Audit-trail and regulatory framing
The audit-trail discipline this article enforces, explainable composite scoring with per-dimension contributions, version-stamped screening results, retained historical entries, is the technical methodology layer. Operational compliance with the BSA/AML and OFAC regulatory frameworks requires institution-specific risk assessment, compliance program documentation, and OFAC licensing where authority exists. This article does not address those layers and should not be read as regulatory advice. Compliance counsel and OFAC’s licensing application processes are the authoritative paths for regulatory questions.
References
Source data:
- U.S. Department of the Treasury, Office of Foreign Assets Control. Specially Designated Nationals and Blocked Persons List. home.treasury.gov/policy-issues/financial-sanctions/specially-designated-nationals-and-blocked-persons-list-sdn-human-readable-lists.
- OFAC. Specially Designated Nationals List Data Specification (Open Financial Sanctions Data format).
- OFAC. A Framework for OFAC Compliance Commitments (2019).
- OFAC. Recent Actions feed.
Regulatory framing:
- Federal Financial Institutions Examination Council. BSA/AML Examination Manual, OFAC section.
- FinCEN (2014). Guidance on Risk-Based Approach to Combating Money Laundering and Terrorist Financing.

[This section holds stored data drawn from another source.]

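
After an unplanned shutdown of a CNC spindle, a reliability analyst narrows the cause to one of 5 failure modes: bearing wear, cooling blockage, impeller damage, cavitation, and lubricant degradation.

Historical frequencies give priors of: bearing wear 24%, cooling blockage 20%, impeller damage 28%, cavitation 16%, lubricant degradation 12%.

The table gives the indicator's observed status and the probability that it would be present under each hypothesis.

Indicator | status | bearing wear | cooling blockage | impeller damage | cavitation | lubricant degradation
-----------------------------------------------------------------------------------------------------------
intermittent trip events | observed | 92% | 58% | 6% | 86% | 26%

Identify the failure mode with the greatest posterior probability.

Multiply each prior by the likelihood of the indicator:
  bearing wear: 0.24 × 0.92 = 0.2208
  cooling blockage: 0.20 × 0.58 = 0.116
  impeller damage: 0.28 × 0.06 = 0.0168
  cavitation: 0.16 × 0.86 = 0.1376
  lubricant degradation: 0.12 × 0.26 = 0.0312
Marginal likelihood of the evidence = 0.5224.
P(bearing wear | evidence) ≈ 0.2208 / 0.5224 ≈ 0.423
P(cooling blockage | evidence) ≈ 0.116 / 0.5224 ≈ 0.222
P(impeller damage | evidence) ≈ 0.0168 / 0.5224 ≈ 0.032
P(cavitation | evidence) ≈ 0.1376 / 0.5224 ≈ 0.263
P(lubricant degradation | evidence) ≈ 0.0312 / 0.5224 ≈ 0.060
The largest is 0.423, so bearing wear is most probable.

bearing wear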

Entity resolution and matching:
- Christen, P. (2012). Data Matching: Concepts and Techniques for Record Linkage, Entity Resolution, and Duplicate Detection. Springer.
- Cohen, W., Ravikumar, P., & Fienberg, S. (2003). “A Comparison of String Distance Metrics for Name-Matching Tasks.” Proceedings of the KDD Workshop on Data Cleaning, Record Linkage, and Object Consolidation.
Implementation reference:
- Neo4j Documentation: Full-Text Search (current release).
Reproducible code: Companion notebook at github.com/noahrgreen/dd-tech-lab-companion/notebooks/003_sanctions_screening_sdn_kg.ipynb.
Companion fit-diagnostic acceptance criteria. The notebook is considered correctly reproduced when, against the seeded 50-entry synthetic sanctions list and 1,000-counterparty synthetic file, the framework (a) returns exactly 47 true-positive matches at composite-score threshold 0.5, (b) returns the 3 miss categories described in §”Worked example” at the same threshold, and (c) flags no synthetic counterparty in the non-sanctioned 950 as a false positive above composite-score 0.6.